A Halloween movie--not terrible if you actually watch it on that Holiday, with a few drinks, as you do other things. Not an amazing or terribly original film. Smooth and seamless special FX. Forrest Whitaker does a very fine job...with what he is given screenplay-(and direction)wise. Just don't expect to be amazed by the plot and execution. No one who worked on this project should be shattered if some viewers notice that it was done for the money. Nothing wrong with that. Entertainment.
Not the best out there, but worth watching...

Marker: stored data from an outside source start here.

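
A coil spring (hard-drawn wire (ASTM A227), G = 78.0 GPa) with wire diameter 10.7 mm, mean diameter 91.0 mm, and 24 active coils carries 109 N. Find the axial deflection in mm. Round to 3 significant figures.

15.4 mm

k = Gd⁴/(8D³N_a) = (78.0×10³)(10.7⁴)/(8·91.0³·24) = 7.0665 N/mm
δ = F/k = 109 / 7.0665 = 15.425 mm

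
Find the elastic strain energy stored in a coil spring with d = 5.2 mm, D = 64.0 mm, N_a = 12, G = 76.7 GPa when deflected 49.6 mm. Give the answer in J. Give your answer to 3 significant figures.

2.74 J

k = Gd⁴/(8D³N_a) = (76.7×10³)(5.2⁴)/(8·64.0³·12) = 2.2284 N/mm
U = ½kδ² = 0.5 × 2.2284 × 49.6² = 2741.1 N·mm = 2.7411 J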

Maybe it is the string of terrible horror flicks I have seen lately, but I actually liked this movie. Most of the stuff of late has been plagued with low budget effects, completely incompetent acting, and lines that made you cringe. I don't know why so many hated this film, because the acting was good, story was decent, and effects OK. It may not be a blockbuster, but it was definitely worth watching once you have seen all of the other big name movies. PS: My wife felt there were too many characters so it was hard to keep up with them all.